Deep Impact

Statistically speaking, our chances of dying as the result of the impact of a comet or asteroid are about the same as those of dying in a commercial aircraft accident!

What would you do if you found out that in a few months, or weeks or days, a comet was going to hit the earth and probably kill off humanity?

Deep Impact is an unusually effective film, confronting and examining what must be one of the most basic of our fears, our mortality, and on a species wide scale.

Deep Impact is likely to be hugely successful for those not hooked impossibly on colour and motion, violence and mayhem. It was directed by Mimi Leder, who has previously directed The Peacemaker as well as numerous television episodes of ER as well as China beach. Mimi Leder was the first woman cinematographer to study at the prestigious American Film Institute and is obviously a master craftsman.

I mention this firstly because Deep Impact is so impressive, but also because Deep Impact isn't a special effects or action film. Deep Impact gives what perhaps we can call a woman's perspective of a catastrophe film and is an involving human drama centred around a cataclysmic event.

But even though Deep Impact is spectacular, it's also thought provoking and is likely to leave you pondering on the fragility of our lives; an unlikely achievement for a mainstream movie!

Tea Leoni, who's major credits so far have been on the box, plays Jenny Lerner. Her subtle performance is likely to at least earn her an Academy award nomination for best actress!

She plays a journalist who stumbles onto what seems to be a government cover up of some scandal. But it turns out that the scandal is huge and involves the probable destruction of Earth. She gets a scoop from the American President no less, who is played by the always warmly impressive Morgan Freeman.

Then Deep Impact becomes an involving human interest drama centred around self sacrifice because only some of the Earth's citizens may survive, buried in caves that have been secretly prepared.

A lottery is devised to chose the lucky one million to go underground, the military enforce martial law and husbands, everyone, must decide if they or their children, or their cousins, or their mothers can take their places. If they have a choice!

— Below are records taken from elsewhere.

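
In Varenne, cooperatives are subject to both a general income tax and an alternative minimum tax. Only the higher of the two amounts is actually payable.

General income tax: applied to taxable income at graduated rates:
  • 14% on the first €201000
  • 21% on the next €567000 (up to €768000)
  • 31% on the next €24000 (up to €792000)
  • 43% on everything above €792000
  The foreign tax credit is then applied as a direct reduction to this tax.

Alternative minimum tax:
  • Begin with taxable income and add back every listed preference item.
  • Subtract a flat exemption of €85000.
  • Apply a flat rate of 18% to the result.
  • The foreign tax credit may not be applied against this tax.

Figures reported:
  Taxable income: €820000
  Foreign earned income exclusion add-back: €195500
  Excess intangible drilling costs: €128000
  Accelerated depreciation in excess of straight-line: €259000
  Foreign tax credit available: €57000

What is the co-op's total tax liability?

Alternative minimum tax:
  Adjusted income: €820000 + €195500 + €128000 + €259000 = €1402500
  Less exemption €85000 → base €1317500
  €1317500 × 18% = €237150

General income tax:
  €201000 × 14% = €28140
  €567000 × 21% = €119070
  €24000 × 31% = €7440
  €28000 × 43% = €12040
  → €166690
  Less foreign tax credit €57000 → €109690

€237150 > €109690, so the alternative minimum tax is the binding amount.

€237150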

Those who have lovers might have been chosen but then they in turn must decide whether they will leave their best friends and partners behind. A side plot is provided by a space ship which is sent to the asteroid to attempt to blow it up. The astronauts have left their partners and children behind. Vanessa Redgrave, Robert Duvall and Maximilian Schell are also in the talented cast.

If I have a quibble with Deep Impact it lies with the space scenes, the action on the asteroid, but not because they aren't done well. It's just disappointing that we're taken from, divorced from, the more human events happening back on the threatened planet.

The excellent young actor Elijah Wood (Huck Finn, The Ice Storm, The War) stars as Leo. Leelee Sobieski who was fine in the recent Tim Allen vehicle Jungle 2 Jungle plays his girlfriend. If you were unfortunate enough to see Jungle 2 Jungle you might remember her.

Deep Impact is mainstream but an effective, thought provoking mainstream movie. I'm not sure how a young, action oriented audience will react to Deep Impact but this latest film from Dreamworks will be a huge hit with the rest of the planet, pun intended.